For some of us it takes a long time to see our parents as only human, susceptible to the same brokenness that the rest of us suffer from, in need of the same grace that God offers to us all. For me, surviving my parents’ brokenness began my sophomore year in college, a few days before Easter.

I remember sitting in our family room with my youngest brother, the sun streaming in through the open windows warming our backs, and the contrast of the biting breeze that swished past us. My dad sat in front of us on the ottoman footstool, his head resting in his hands. He grimly told us his decision to leave my mom.

My world seemed as though it was crumbling around me. My parents had always seemed so stable, so steady – the possibility that their marriage could be fragile had never entered my mind. I thought of my parents as untouched by the rising rates of failed marriages in the country. It affected the parents of my friends, not my own happy family.

Everyone knows that separation and divorce deeply affect young children, but rarely do people mention how it affects adult children. As a young twenty-something, just beginning my life as an adult, living on my own for most of the year, my parents’ separation shook me. For the first time in my life I saw my parents’ frailty. They made visible mistakes, and that put them on the same ground as me.

My dad moved out Easter weekend. And I went back to school, hurt and confused. For most of my life I looked at the world with rose-colored glasses; my freshman year those glasses had been scratched by an unpleasant roommate situation – now they were snapped in two.

In college, so much of how we have seen the world up until that point shatters. We confront information that seems contradictory to what had always been taught to us and we are left to reassemble the shards. Our high school teachers, youth pastors, parents look naïve. Some of us react to what we learn by becoming cynical, we feel misled and see the problems that exist as irreversible, others of us try to shoulder the problems on our own.

When I came home for the summer, I faced a broken-hearted mother, an absent father, and two younger brothers who were also trying to work through their pain. I reacted to my parents’ separation by becoming the parent myself, my role as their child was flipped on its head. I comforted my mother, I scolded my father, and I tried to patch together the fragmented pieces of my family. Part of me knew that this disordered arrangement could not last; God did not intend for children to parent their parents, or to take on the responsibility of correcting their mistakes.

I was enmeshed in my family’s pain; it was providential, then, that I spent a month of that summer at ñ’s Student Leadership Training (SLT), where my faith and discipleship deepened. While there, my world began to reorganize itself. With the guidance of a veteran staff couple, I began to understand God’s grace for my parents, and for me.
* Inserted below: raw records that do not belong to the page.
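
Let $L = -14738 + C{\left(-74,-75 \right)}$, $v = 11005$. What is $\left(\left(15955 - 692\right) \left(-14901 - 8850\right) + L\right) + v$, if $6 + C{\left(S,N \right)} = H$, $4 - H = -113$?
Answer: $-362515135$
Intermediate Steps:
$H = 117$ ($H = 4 - -113 = 4 + 113 = 117$)
$C{\left(S,N \right)} = 111$ ($C{\left(S,N \right)} = -6 + 117 = 111$)
$L = -14627$ ($L = -14738 + 111 = -14627$)
$\left(\left(15955 - 692\right) \left(-14901 - 8850\right) + L\right) + v = \left(\left(15955 - 692\right) \left(-14901 - 8850\right) - 14627\right) + 11005 = \left(15263 \left(-23751\right) - 14627\right) + 11005 = \left(-362511513 - 14627\right) + 11005 = -362526140 + 11005 = -362515135$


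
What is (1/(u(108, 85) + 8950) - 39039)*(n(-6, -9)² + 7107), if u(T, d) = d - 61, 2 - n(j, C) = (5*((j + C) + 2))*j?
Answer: -55230818371235/8974 ≈ -6.1545e+9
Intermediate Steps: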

The Holy Spirit revealed to me the anger I felt towards both my parents and towards God, himself. My parents were supposed to care for their children by loving each other and modeling Christ. They had broken their promises – spoken and unspoken.

When I returned home from SLT, I had the work of forgiveness ahead of me. Paul writes in Colossians 3:12-13, “Clothe yourselves with compassion, kindness, humility, gentleness, and patience. Bear with each other and forgive whatever grievances you may have against one another. Forgive as the Lord forgave you.”

We must all confront the sinfulness of others. Our parents’ brokenness may be hardest to deal with because often they affect us the most, their sins cut us deepest. When our parents reveal to us their frailty, it is not our job to correct them, but to forgive them.

As He often does in painful seasons, God went about refining my heart. On Christmas Eve, nine months after my father left, he came home. But even today, I struggle with lasting scars from my parents’ separation. The sins of our parents can leave us wounded. God continues the healing process in me. I parented my parents when I saw them broken, and then, when I realized that they were as broken as I, I became their child once again. I learned compassion and forgiveness; I learned that my parents are indeed in need of Grace, just as I am.